Now here is some history you did not hear while in school.
Peter Foulger, at the age of eighteen crossed the Atlantic, settling in Massachusetts, where he became a teacher and land surveyor. The Lord eventually led the young man to Newport, Rhode Island, where he heard the gospel preaching of John Clark, and there he was born again. Peter then became burdened for the souls of the natives in the region. He began working with missionary Thomas Mayhew, and by 1694 there were at least two Baptist churches among the Indians in Martha’s Vineyard and Nantucket. Having learned the language of the local natives, Foulger became a negotiator between the settlers and the Indians. On this day in 1673 he was appointed as “clira” of the Courts.
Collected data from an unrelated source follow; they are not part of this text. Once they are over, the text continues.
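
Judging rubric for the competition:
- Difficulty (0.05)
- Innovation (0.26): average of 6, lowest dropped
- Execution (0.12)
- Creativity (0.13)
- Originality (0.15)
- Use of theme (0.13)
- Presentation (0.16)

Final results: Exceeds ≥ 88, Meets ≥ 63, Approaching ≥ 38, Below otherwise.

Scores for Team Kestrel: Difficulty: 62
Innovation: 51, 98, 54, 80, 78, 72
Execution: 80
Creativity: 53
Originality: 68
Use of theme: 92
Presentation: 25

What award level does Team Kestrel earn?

Meets

Innovation: drop 51 → average of remaining 5 = 382/5 = 76.4
Weighted total:
  Difficulty 62 × 0.05 = 3.1
  Innovation 76.4 × 0.26 = 19.864
  Execution 80 × 0.12 = 9.6
  Creativity 53 × 0.13 = 6.89
  Originality 68 × 0.15 = 10.2
  Use of theme 92 × 0.13 = 11.96
  Presentation 25 × 0.16 = 4
Sum = 65.614
65.614 is ≥ 63 and < 88 → Meets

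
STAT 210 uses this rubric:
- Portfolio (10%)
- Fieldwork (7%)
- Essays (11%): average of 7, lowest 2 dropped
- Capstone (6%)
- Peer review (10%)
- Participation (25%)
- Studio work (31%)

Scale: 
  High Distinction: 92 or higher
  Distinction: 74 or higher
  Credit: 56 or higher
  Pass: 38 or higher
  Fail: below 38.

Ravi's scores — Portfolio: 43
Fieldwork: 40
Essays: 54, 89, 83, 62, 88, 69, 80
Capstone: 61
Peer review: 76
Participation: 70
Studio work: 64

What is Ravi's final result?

Essays: drop 54, 62 → average of remaining 5 = 409/5 = 81.8
Weighted total:
  Portfolio 43 × 0.1 = 4.3
  Fieldwork 40 × 0.07 = 2.8
  Essays 81.8 × 0.11 = 8.998
  Capstone 61 × 0.06 = 3.66
  Peer review 76 × 0.1 = 7.6
  Participation 70 × 0.25 = 17.5
  Studio work 64 × 0.31 = 19.84
Sum = 64.698
64.698 is ≥ 56 and < 74 → Credit

Credit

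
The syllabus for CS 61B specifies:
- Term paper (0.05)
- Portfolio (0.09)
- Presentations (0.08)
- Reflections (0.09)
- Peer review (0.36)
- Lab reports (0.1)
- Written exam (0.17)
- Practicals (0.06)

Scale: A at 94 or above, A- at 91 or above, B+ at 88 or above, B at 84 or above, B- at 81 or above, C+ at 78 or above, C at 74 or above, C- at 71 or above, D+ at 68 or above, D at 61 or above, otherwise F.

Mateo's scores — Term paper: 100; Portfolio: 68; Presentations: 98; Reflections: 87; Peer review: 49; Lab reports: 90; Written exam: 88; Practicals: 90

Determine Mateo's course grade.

C-

Weighted total:
  Term paper 100 × 0.05 = 5
  Portfolio 68 × 0.09 = 6.12
  Presentations 98 × 0.08 = 7.84
  Reflections 87 × 0.09 = 7.83
  Peer review 49 × 0.36 = 17.64
  Lab reports 90 × 0.1 = 9
  Written exam 88 × 0.17 = 14.96
  Practicals 90 × 0.06 = 5.4
Sum = 73.79
73.79 is ≥ 71 and < 74 → C-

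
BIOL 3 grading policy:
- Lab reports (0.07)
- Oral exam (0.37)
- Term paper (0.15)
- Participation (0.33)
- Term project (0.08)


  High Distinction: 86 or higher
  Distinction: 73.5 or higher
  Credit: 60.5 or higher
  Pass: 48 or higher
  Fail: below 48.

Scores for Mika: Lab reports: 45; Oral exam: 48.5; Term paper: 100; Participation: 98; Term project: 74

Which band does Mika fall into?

Distinction

Weighted total:
  Lab reports 45 × 0.07 = 3.15
  Oral exam 48.5 × 0.37 = 17.945
  Term paper 100 × 0.15 = 15
  Participation 98 × 0.33 = 32.34
  Term project 74 × 0.08 = 5.92
Sum = 74.355
74.355 is ≥ 73.5 and < 86 → Distinction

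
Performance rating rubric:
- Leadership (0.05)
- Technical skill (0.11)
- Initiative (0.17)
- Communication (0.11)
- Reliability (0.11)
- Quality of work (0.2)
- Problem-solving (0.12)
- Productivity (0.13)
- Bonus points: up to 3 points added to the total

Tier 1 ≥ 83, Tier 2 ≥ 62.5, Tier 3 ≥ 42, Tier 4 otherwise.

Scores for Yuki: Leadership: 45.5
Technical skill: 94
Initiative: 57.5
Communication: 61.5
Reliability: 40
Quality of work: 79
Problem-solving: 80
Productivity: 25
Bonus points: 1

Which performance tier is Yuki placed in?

Tier 2

Weighted total:
  Leadership 45.5 × 0.05 = 2.275
  Technical skill 94 × 0.11 = 10.34
  Initiative 57.5 × 0.17 = 9.775
  Communication 61.5 × 0.11 = 6.765
  Reliability 40 × 0.11 = 4.4
  Quality of work 79 × 0.2 = 15.8
  Problem-solving 80 × 0.12 = 9.6
  Productivity 25 × 0.13 = 3.25
Sum = 62.205
Bonus points: 62.205 + 1 = 63.205
63.205 is ≥ 62.5 and < 83 → Tier 2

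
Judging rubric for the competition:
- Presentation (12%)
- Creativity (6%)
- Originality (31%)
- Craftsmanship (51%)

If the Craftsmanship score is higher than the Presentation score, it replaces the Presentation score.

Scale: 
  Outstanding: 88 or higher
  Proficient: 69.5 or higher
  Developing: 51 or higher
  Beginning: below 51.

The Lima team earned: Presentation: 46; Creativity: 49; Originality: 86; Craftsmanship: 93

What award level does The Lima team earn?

Craftsmanship (93) > Presentation (46), so Presentation counts as 93.
Weighted total:
  Presentation 93 × 0.12 = 11.16
  Creativity 49 × 0.06 = 2.94
  Originality 86 × 0.31 = 26.66
  Craftsmanship 93 × 0.51 = 47.43
Sum = 88.19
88.19 ≥ 88 → Outstanding

Outstanding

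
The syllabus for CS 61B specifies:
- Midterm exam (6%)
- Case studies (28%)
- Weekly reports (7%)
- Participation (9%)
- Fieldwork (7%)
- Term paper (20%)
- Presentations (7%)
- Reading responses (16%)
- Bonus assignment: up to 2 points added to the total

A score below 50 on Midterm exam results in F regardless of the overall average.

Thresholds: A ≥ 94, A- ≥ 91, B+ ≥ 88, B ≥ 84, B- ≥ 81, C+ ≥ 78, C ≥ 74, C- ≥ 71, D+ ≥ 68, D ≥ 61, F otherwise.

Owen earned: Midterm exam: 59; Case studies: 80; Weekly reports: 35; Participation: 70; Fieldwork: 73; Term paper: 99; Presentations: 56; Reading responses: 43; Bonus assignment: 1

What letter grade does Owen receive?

C-

Midterm exam score 59 ≥ 50: minimum met.
Weighted total:
  Midterm exam 59 × 0.06 = 3.54
  Case studies 80 × 0.28 = 22.4
  Weekly reports 35 × 0.07 = 2.45
  Participation 70 × 0.09 = 6.3
  Fieldwork 73 × 0.07 = 5.11
  Term paper 99 × 0.2 = 19.8
  Presentations 56 × 0.07 = 3.92
  Reading responses 43 × 0.16 = 6.88
Sum = 70.4
Bonus assignment: 70.4 + 1 = 71.4
71.4 is ≥ 71 and < 74 → C-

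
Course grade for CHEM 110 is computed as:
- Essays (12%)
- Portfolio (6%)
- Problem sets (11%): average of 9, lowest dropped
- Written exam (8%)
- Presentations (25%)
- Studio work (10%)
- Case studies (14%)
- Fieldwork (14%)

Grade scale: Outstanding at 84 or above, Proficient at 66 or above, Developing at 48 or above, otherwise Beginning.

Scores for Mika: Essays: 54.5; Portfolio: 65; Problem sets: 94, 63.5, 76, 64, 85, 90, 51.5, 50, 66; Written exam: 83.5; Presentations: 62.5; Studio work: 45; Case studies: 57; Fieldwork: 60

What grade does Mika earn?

Problem sets: drop 50 → average of remaining 8 = 590/8 = 73.75
Weighted total:
  Essays 54.5 × 0.12 = 6.54
  Portfolio 65 × 0.06 = 3.9
  Problem sets 73.75 × 0.11 = 8.1125
  Written exam 83.5 × 0.08 = 6.68
  Presentations 62.5 × 0.25 = 15.625
  Studio work 45 × 0.1 = 4.5
  Case studies 57 × 0.14 = 7.98
  Fieldwork 60 × 0.14 = 8.4
Sum = 61.7375
61.7375 is ≥ 48 and < 66 → Developing

Developing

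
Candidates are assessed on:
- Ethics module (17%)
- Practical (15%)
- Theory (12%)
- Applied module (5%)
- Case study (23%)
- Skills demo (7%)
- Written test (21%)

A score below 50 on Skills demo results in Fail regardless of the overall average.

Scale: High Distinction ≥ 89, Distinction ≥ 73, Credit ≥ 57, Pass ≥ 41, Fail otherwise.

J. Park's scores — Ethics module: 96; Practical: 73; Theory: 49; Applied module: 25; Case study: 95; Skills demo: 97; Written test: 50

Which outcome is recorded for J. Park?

Skills demo score 97 ≥ 50: minimum met.
Weighted total:
  Ethics module 96 × 0.17 = 16.32
  Practical 73 × 0.15 = 10.95
  Theory 49 × 0.12 = 5.88
  Applied module 25 × 0.05 = 1.25
  Case study 95 × 0.23 = 21.85
  Skills demo 97 × 0.07 = 6.79
  Written test 50 × 0.21 = 10.5
Sum = 73.54
73.54 is ≥ 73 and < 89 → Distinction

Distinction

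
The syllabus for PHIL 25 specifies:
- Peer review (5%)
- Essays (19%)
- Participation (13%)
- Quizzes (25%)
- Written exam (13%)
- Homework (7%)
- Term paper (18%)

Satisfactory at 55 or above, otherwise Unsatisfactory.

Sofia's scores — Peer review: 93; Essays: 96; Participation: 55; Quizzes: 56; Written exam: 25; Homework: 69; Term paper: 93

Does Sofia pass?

Weighted total:
  Peer review 93 × 0.05 = 4.65
  Essays 96 × 0.19 = 18.24
  Participation 55 × 0.13 = 7.15
  Quizzes 56 × 0.25 = 14
  Written exam 25 × 0.13 = 3.25
  Homework 69 × 0.07 = 4.83
  Term paper 93 × 0.18 = 16.74
Sum = 68.86
68.86 ≥ 55 → Satisfactory

Satisfactory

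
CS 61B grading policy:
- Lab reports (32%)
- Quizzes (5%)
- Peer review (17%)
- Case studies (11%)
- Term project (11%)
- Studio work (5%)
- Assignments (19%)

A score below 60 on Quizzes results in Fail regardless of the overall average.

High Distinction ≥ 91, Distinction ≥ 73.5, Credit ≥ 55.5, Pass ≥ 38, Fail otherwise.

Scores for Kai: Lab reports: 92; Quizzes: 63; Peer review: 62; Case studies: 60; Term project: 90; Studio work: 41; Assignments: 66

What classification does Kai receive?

Distinction

Quizzes score 63 ≥ 60: minimum met.
Weighted total:
  Lab reports 92 × 0.32 = 29.44
  Quizzes 63 × 0.05 = 3.15
  Peer review 62 × 0.17 = 10.54
  Case studies 60 × 0.11 = 6.6
  Term project 90 × 0.11 = 9.9
  Studio work 41 × 0.05 = 2.05
  Assignments 66 × 0.19 = 12.54
Sum = 74.22
74.22 is ≥ 73.5 and < 91 → Distinction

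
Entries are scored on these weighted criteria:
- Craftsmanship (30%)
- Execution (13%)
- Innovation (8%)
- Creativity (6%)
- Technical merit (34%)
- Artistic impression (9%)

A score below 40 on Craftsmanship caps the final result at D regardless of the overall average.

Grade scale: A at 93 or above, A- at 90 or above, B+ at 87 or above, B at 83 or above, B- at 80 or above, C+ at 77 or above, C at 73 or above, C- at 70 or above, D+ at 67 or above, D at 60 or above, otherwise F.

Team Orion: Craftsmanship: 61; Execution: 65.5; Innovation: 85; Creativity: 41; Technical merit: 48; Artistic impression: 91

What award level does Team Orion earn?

D

Craftsmanship score 61 ≥ 40: minimum met.
Weighted total:
  Craftsmanship 61 × 0.3 = 18.3
  Execution 65.5 × 0.13 = 8.515
  Innovation 85 × 0.08 = 6.8
  Creativity 41 × 0.06 = 2.46
  Technical merit 48 × 0.34 = 16.32
  Artistic impression 91 × 0.09 = 8.19
Sum = 60.585
60.585 is ≥ 60 and < 67 → D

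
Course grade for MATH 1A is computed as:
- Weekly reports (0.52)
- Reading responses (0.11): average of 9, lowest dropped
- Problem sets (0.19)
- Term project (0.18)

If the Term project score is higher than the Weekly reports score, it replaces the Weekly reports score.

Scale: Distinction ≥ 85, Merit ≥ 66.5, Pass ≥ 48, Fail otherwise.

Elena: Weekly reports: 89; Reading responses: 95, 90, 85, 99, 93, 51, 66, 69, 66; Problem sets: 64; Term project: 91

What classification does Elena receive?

Merit

Reading responses: drop 51 → average of remaining 8 = 663/8 = 82.875
Term project (91) > Weekly reports (89), so Weekly reports counts as 91.
Weighted total:
  Weekly reports 91 × 0.52 = 47.32
  Reading responses 82.875 × 0.11 = 9.11625
  Problem sets 64 × 0.19 = 12.16
  Term project 91 × 0.18 = 16.38
Sum = 84.97625
84.97625 is ≥ 66.5 and < 85 → Merit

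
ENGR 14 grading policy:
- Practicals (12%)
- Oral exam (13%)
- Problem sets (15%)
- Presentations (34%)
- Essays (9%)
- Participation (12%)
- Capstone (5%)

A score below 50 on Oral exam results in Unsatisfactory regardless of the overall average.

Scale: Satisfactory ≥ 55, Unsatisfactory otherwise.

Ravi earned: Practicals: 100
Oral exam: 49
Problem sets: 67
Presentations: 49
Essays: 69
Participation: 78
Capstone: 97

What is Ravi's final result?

Unsatisfactory

Oral exam score 49 < 50: minimum not met.
Weighted total:
  Practicals 100 × 0.12 = 12
  Oral exam 49 × 0.13 = 6.37
  Problem sets 67 × 0.15 = 10.05
  Presentations 49 × 0.34 = 16.66
  Essays 69 × 0.09 = 6.21
  Participation 78 × 0.12 = 9.36
  Capstone 97 × 0.05 = 4.85
Sum = 65.5
Because the Oral exam minimum was not met, the result is Unsatisfactory.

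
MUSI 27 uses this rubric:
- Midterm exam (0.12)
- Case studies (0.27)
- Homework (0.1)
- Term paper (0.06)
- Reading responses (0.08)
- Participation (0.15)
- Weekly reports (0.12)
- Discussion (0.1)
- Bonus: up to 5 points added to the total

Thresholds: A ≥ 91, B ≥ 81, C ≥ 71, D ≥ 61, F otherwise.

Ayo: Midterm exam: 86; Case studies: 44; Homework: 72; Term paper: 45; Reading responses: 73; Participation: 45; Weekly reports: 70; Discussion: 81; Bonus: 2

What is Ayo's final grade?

Weighted total:
  Midterm exam 86 × 0.12 = 10.32
  Case studies 44 × 0.27 = 11.88
  Homework 72 × 0.1 = 7.2
  Term paper 45 × 0.06 = 2.7
  Reading responses 73 × 0.08 = 5.84
  Participation 45 × 0.15 = 6.75
  Weekly reports 70 × 0.12 = 8.4
  Discussion 81 × 0.1 = 8.1
Sum = 61.19
Bonus: 61.19 + 2 = 63.19
63.19 is ≥ 61 and < 71 → D

D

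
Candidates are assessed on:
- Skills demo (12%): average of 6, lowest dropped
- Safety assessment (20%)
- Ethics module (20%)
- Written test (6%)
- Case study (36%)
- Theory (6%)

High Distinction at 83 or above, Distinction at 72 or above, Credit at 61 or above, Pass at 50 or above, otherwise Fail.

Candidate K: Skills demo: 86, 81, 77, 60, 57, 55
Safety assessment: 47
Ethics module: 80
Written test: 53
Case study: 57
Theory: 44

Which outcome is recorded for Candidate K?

Skills demo: drop 55 → average of remaining 5 = 361/5 = 72.2
Weighted total:
  Skills demo 72.2 × 0.12 = 8.664
  Safety assessment 47 × 0.2 = 9.4
  Ethics module 80 × 0.2 = 16
  Written test 53 × 0.06 = 3.18
  Case study 57 × 0.36 = 20.52
  Theory 44 × 0.06 = 2.64
Sum = 60.404
60.404 is ≥ 50 and < 61 → Pass

Pass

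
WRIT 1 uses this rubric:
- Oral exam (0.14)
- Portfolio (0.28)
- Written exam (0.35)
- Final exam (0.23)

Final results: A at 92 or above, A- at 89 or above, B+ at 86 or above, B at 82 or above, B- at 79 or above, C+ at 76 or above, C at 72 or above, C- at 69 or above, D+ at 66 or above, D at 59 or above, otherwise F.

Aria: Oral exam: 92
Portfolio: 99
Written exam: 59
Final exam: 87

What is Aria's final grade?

Weighted total:
  Oral exam 92 × 0.14 = 12.88
  Portfolio 99 × 0.28 = 27.72
  Written exam 59 × 0.35 = 20.65
  Final exam 87 × 0.23 = 20.01
Sum = 81.26
81.26 is ≥ 79 and < 82 → B-

B-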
As a Baptist and familiar with persecution, Brother Foulger learned to oppose any and all forms of religious intolerance, and in 1676 he wrote the book, “A Looking Glass for the Times.” Years later, famous Benjamin Franklin, the publisher of “Poor Richard’s Almanac,” described Foulger’s book as a defense of liberty of conscience in “homespun verse, written with a good deal of decent plainness and manly freedom.”
Oh, and by the way, Peter Foulger was the grandfather of that same Benjamin Franklin. Sadly, as far as we know today, one of those men is in Heaven while the other is not.